His little nautical knowledge was at first at a loss.

"Mirandola, your speechless wisdom is of no avail," he said ruefully, as he sat at his fire one evening, feeding the monkey with pease porridge. "You and I are both landsmen; unlike you, I adventured forth, to gain gold, and fight the don Spaniards, if so the fates should ordain. Here is never a Spaniard to fight, and as for gold, the wealth of Croesus would not at this moment benefit me a jot. If I had been bred to the sea, now, I should not be at this pass."

But long cogitation, and another visit to the ship, determined a course of action. The windlass, he discovered, was uninjured, and though it was very stiff, he could still manage to turn it. A big jagged rock jutted out from the cliff near the shoulder round which the vessel must be warped. To this rock he carried a rope from the stump of the mainmast and securely fastened it. This would prevent the vessel from drifting out to sea. Then, with a hatchet from the ship's stores he cut a number of thick branches from the trees along the gully, and pitching them into the pool floated them one by one on to the beach alongside the wreck. There was plenty of rope on board to fashion these into a stout raft, on to which, with the aid of the windlass, he lowered a kedge anchor just sufficiently heavy to hold the vessel in a calm. It was a matter of some difficulty to get the anchor so evenly adjusted on the raft that the latter would not turn turtle; but after some patient manoeuvring Dennis arranged it squarely in the centre, and when the tide came in the whole floated with a fair appearance of stability. Then with a long pole Dennis cautiously punted the raft out beyond the gully, paying out as he went a stout cable, connecting the anchor with the windlass. Some thirty yards beyond the gully, at a point near enough in shore to be beyond the reach of the current, he prepared to drop the anchor. It was too heavy for him even to move; the only plan that suggested itself was to bring about what he had up to that moment been most anxious to prevent—the raft must now be intentionally upset. One by one he cut away the lashings of the outermost logs on the seaward side. At last he felt by the movement of the raft that only his own weight prevented the crazy structure from turning over. He slid from the raft into the sea; the far side sank and the anchor slipped over and went with a thud to the bottom. Then the raft righted itself, and Dennis scrambled aboard.

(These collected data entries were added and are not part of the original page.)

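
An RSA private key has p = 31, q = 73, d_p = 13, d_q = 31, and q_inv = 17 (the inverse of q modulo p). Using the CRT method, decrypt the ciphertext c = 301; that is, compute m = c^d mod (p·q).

m₁ = c^(d_p) mod p: c ≡ 22 (mod 31), and 22^13 mod 31 = 13.
m₂ = c^(d_q) mod q: c ≡ 9 (mod 73), and 9^31 mod 73 = 9.
h = q_inv·(m₁ − m₂) mod p = 17·(13 − 9) mod 31 = 6.
m = m₂ + h·q = 9 + 6·73 = 447.

447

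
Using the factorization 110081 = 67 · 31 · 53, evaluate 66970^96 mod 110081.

Mod 67: 66970 ≡ 37; by Fermat, exponent reduces to 96 mod 66 = 30; 37^30 ≡ 1 (mod 67).
Mod 31: 66970 ≡ 10; by Fermat, exponent reduces to 96 mod 30 = 6; 10^6 ≡ 2 (mod 31).
Mod 53: 66970 ≡ 31; by Fermat, exponent reduces to 96 mod 52 = 44; 31^44 ≡ 10 (mod 53).
Combine by CRT: x ≡ 1 (mod 67), x ≡ 2 (mod 31), x ≡ 10 (mod 53) ⇒ x ≡ 7907 (mod 110081).

7907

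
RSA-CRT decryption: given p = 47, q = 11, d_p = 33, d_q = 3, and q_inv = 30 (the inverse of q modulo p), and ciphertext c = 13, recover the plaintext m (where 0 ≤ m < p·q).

m₁ = c^(d_p) mod p: c ≡ 13 (mod 47), and 13^33 mod 47 = 45.
m₂ = c^(d_q) mod q: c ≡ 2 (mod 11), and 2^3 mod 11 = 8.
h = q_inv·(m₁ − m₂) mod p = 30·(45 − 8) mod 47 = 29.
m = m₂ + h·q = 8 + 29·11 = 327.

327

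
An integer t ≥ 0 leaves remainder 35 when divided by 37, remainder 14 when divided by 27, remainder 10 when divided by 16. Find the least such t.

The moduli are pairwise coprime; N = 37·27·16 = 15984.
N/37 = 432; 432 ≡ 25 (mod 37); 25·3 ≡ 1, so inverse 3.
N/27 = 592; 592 ≡ 25 (mod 27); 25·13 ≡ 1, so inverse 13.
N/16 = 999; 999 ≡ 7 (mod 16); 7·7 ≡ 1, so inverse 7.
t ≡ 35·432·3 + 14·592·13 + 10·999·7 = 223034.
223034 mod 15984 = 15242.

15242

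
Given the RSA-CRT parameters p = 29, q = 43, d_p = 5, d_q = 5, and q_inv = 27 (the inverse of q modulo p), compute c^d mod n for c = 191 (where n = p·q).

1148

m₁ = c^(d_p) mod p: c ≡ 17 (mod 29), and 17^5 mod 29 = 17.
m₂ = c^(d_q) mod q: c ≡ 19 (mod 43), and 19^5 mod 43 = 30.
h = q_inv·(m₁ − m₂) mod p = 27·(17 − 30) mod 29 = 26.
m = m₂ + h·q = 30 + 26·43 = 1148.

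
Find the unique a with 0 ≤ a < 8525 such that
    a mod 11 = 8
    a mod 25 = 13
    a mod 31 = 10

5838

The moduli are pairwise coprime; N = 11·25·31 = 8525.
N/11 = 775; 775 ≡ 5 (mod 11); 5·9 ≡ 1, so inverse 9.
N/25 = 341; 341 ≡ 16 (mod 25); 16·11 ≡ 1, so inverse 11.
N/31 = 275; 275 ≡ 27 (mod 31); 27·23 ≡ 1, so inverse 23.
a ≡ 8·775·9 + 13·341·11 + 10·275·23 = 167813.
167813 mod 8525 = 5838.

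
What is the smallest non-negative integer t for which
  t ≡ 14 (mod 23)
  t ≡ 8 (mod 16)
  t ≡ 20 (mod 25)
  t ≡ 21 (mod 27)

230520

The moduli are pairwise coprime; N = 23·16·25·27 = 248400.
N/23 = 10800; 10800 ≡ 13 (mod 23); 13·16 ≡ 1, so inverse 16.
N/16 = 15525; 15525 ≡ 5 (mod 16); 5·13 ≡ 1, so inverse 13.
N/25 = 9936; 9936 ≡ 11 (mod 25); 11·16 ≡ 1, so inverse 16.
N/27 = 9200; 9200 ≡ 20 (mod 27); 20·23 ≡ 1, so inverse 23.
t ≡ 14·10800·16 + 8·15525·13 + 20·9936·16 + 21·9200·23 = 11656920.
11656920 mod 248400 = 230520.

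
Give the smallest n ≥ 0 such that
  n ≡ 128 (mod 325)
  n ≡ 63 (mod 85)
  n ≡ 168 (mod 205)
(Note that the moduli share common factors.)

gcd(325, 85) = 5 and 5 | (63 − 128), so the pair is consistent; merging gives n ≡ 3378 (mod 5525), where 5525 = lcm(325, 85).
gcd(5525, 205) = 5 and 5 | (168 − 3378), so the pair is consistent; merging gives n ≡ 191228 (mod 226525), where 226525 = lcm(5525, 205).
The solution is unique modulo lcm(325, 85, 205) = 226525.

191228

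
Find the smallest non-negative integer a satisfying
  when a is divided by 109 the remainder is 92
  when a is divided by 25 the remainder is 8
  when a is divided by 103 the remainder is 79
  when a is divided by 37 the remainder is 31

From a ≡ 92 (mod 109) write a = 92 + 109t. Substituting into a ≡ 8 (mod 25) gives 109t ≡ 16 (mod 25), and since 9⁻¹ ≡ 14 (mod 25), t ≡ 24. Hence a ≡ 92 + 109·24 = 2708 (mod 2725).
From a ≡ 2708 (mod 2725) write a = 2708 + 2725t. Substituting into a ≡ 79 (mod 103) gives 2725t ≡ 49 (mod 103), and since 47⁻¹ ≡ 57 (mod 103), t ≡ 12. Hence a ≡ 2708 + 2725·12 = 35408 (mod 280675).
From a ≡ 35408 (mod 280675) write a = 35408 + 280675t. Substituting into a ≡ 31 (mod 37) gives 280675t ≡ 32 (mod 37), and since 30⁻¹ ≡ 21 (mod 37), t ≡ 6. Hence a ≡ 35408 + 280675·6 = 1719458 (mod 10384975).

1719458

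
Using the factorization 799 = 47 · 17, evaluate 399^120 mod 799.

307

Mod 47: 399 ≡ 23; by Fermat, exponent reduces to 120 mod 46 = 28; 23^28 ≡ 25 (mod 47).
Mod 17: 399 ≡ 8; by Fermat, exponent reduces to 120 mod 16 = 8; 8^8 ≡ 1 (mod 17).
Combine by CRT: x ≡ 25 (mod 47), x ≡ 1 (mod 17) ⇒ x ≡ 307 (mod 799).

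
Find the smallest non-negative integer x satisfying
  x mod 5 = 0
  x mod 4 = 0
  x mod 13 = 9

The moduli are pairwise coprime; N = 5·4·13 = 260.
N/5 = 52; 52 ≡ 2 (mod 5); 2·3 ≡ 1, so inverse 3.
N/4 = 65; 65 ≡ 1 (mod 4), inverse 1.
N/13 = 20; 20 ≡ 7 (mod 13); 7·2 ≡ 1, so inverse 2.
x ≡ 0·52·3 + 0·65·1 + 9·20·2 = 360.
360 mod 260 = 100.

100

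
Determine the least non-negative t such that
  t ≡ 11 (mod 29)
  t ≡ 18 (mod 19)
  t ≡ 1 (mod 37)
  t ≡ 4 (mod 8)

78108

Combine the congruences pairwise.
From t ≡ 11 (mod 29) write t = 11 + 29s. Substituting into t ≡ 18 (mod 19) gives 29s ≡ 7 (mod 19), and since 10⁻¹ ≡ 2 (mod 19), s ≡ 14. Hence t ≡ 11 + 29·14 = 417 (mod 551).
From t ≡ 417 (mod 551) write t = 417 + 551s. Substituting into t ≡ 1 (mod 37) gives 551s ≡ 28 (mod 37), and since 33⁻¹ ≡ 9 (mod 37), s ≡ 30. Hence t ≡ 417 + 551·30 = 16947 (mod 20387).
From t ≡ 16947 (mod 20387) write t = 16947 + 20387s. Substituting into t ≡ 4 (mod 8) gives 20387s ≡ 1 (mod 8), and since 3⁻¹ ≡ 3 (mod 8), s ≡ 3. Hence t ≡ 16947 + 20387·3 = 78108 (mod 163096).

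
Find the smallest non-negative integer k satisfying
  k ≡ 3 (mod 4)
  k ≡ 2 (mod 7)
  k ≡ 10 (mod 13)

23

The moduli are pairwise coprime; N = 4·7·13 = 364.
N/4 = 91; 91 ≡ 3 (mod 4); 3·3 ≡ 1, so inverse 3.
N/7 = 52; 52 ≡ 3 (mod 7); 3·5 ≡ 1, so inverse 5.
N/13 = 28; 28 ≡ 2 (mod 13); 2·7 ≡ 1, so inverse 7.
k ≡ 3·91·3 + 2·52·5 + 10·28·7 = 3299.
3299 mod 364 = 23.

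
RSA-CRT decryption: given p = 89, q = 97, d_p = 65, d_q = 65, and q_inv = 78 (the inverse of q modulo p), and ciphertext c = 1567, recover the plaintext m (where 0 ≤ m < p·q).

5278

m₁ = c^(d_p) mod p: c ≡ 54 (mod 89), and 54^65 mod 89 = 27.
m₂ = c^(d_q) mod q: c ≡ 15 (mod 97), and 15^65 mod 97 = 40.
h = q_inv·(m₁ − m₂) mod p = 78·(27 − 40) mod 89 = 54.
m = m₂ + h·q = 40 + 54·97 = 5278.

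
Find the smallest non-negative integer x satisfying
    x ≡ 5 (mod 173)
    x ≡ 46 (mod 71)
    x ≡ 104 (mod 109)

316422

The moduli are pairwise coprime; N = 173·71·109 = 1338847.
N/173 = 7739; 7739 ≡ 127 (mod 173); 127·94 ≡ 1, so inverse 94.
N/71 = 18857; 18857 ≡ 42 (mod 71); 42·22 ≡ 1, so inverse 22.
N/109 = 12283; 12283 ≡ 75 (mod 109); 75·16 ≡ 1, so inverse 16.
x ≡ 5·7739·94 + 46·18857·22 + 104·12283·16 = 43159526.
43159526 mod 1338847 = 316422.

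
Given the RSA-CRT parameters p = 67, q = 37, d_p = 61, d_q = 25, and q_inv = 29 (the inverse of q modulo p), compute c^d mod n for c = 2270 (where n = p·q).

375

m₁ = c^(d_p) mod p: c ≡ 59 (mod 67), and 59^61 mod 67 = 40.
m₂ = c^(d_q) mod q: c ≡ 13 (mod 37), and 13^25 mod 37 = 5.
h = q_inv·(m₁ − m₂) mod p = 29·(40 − 5) mod 67 = 10.
m = m₂ + h·q = 5 + 10·37 = 375.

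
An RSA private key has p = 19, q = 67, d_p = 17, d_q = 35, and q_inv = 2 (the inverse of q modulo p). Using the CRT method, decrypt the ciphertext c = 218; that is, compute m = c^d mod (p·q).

758

m₁ = c^(d_p) mod p: c ≡ 9 (mod 19), and 9^17 mod 19 = 17.
m₂ = c^(d_q) mod q: c ≡ 17 (mod 67), and 17^35 mod 67 = 21.
h = q_inv·(m₁ − m₂) mod p = 2·(17 − 21) mod 19 = 11.
m = m₂ + h·q = 21 + 11·67 = 758.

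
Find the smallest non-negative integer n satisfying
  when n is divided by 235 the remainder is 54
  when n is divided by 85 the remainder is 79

Combine the congruences pairwise.
gcd(235, 85) = 5 and 5 | (79 − 54), so the pair is consistent; merging gives n ≡ 759 (mod 3995), where 3995 = lcm(235, 85).
The solution is unique modulo lcm(235, 85) = 3995.

759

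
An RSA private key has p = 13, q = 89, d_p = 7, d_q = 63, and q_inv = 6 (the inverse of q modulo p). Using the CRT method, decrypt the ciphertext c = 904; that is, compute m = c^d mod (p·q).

916

m₁ = c^(d_p) mod p: c ≡ 7 (mod 13), and 7^7 mod 13 = 6.
m₂ = c^(d_q) mod q: c ≡ 14 (mod 89), and 14^63 mod 89 = 26.
h = q_inv·(m₁ − m₂) mod p = 6·(6 − 26) mod 13 = 10.
m = m₂ + h·q = 26 + 10·89 = 916.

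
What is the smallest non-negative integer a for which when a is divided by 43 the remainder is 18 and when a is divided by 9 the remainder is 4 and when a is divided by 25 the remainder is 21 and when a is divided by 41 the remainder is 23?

From a ≡ 18 (mod 43) write a = 18 + 43t. Substituting into a ≡ 4 (mod 9) gives 43t ≡ 4 (mod 9), and since 7⁻¹ ≡ 4 (mod 9), t ≡ 7. Hence a ≡ 18 + 43·7 = 319 (mod 387).
From a ≡ 319 (mod 387) write a = 319 + 387t. Substituting into a ≡ 21 (mod 25) gives 387t ≡ 2 (mod 25), and since 12⁻¹ ≡ 23 (mod 25), t ≡ 21. Hence a ≡ 319 + 387·21 = 8446 (mod 9675).
From a ≡ 8446 (mod 9675) write a = 8446 + 9675t. Substituting into a ≡ 23 (mod 41) gives 9675t ≡ 23 (mod 41), and since 40⁻¹ ≡ 40 (mod 41), t ≡ 18. Hence a ≡ 8446 + 9675·18 = 182596 (mod 396675).

182596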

The rest was easy. When the tide ebbed it carried the wreck inch by inch towards the anchor, for with the aid of the windlass Dennis was able to keep the cable constantly taut, while at the same time he paid out the rope connecting the vessel with the shore. A couple of tides brought him in this way up to the anchor; then, transferring the shore cable to a stout tree some distance up the gully, he slacked off the kedge line when the tide was running up, and allowed the wreck to be carried shorewards. In this way the Maid Marian floated slowly up the gully on the flood, and another couple of tides brought her within a few yards of the pool, which he designed for her permanent harbourage.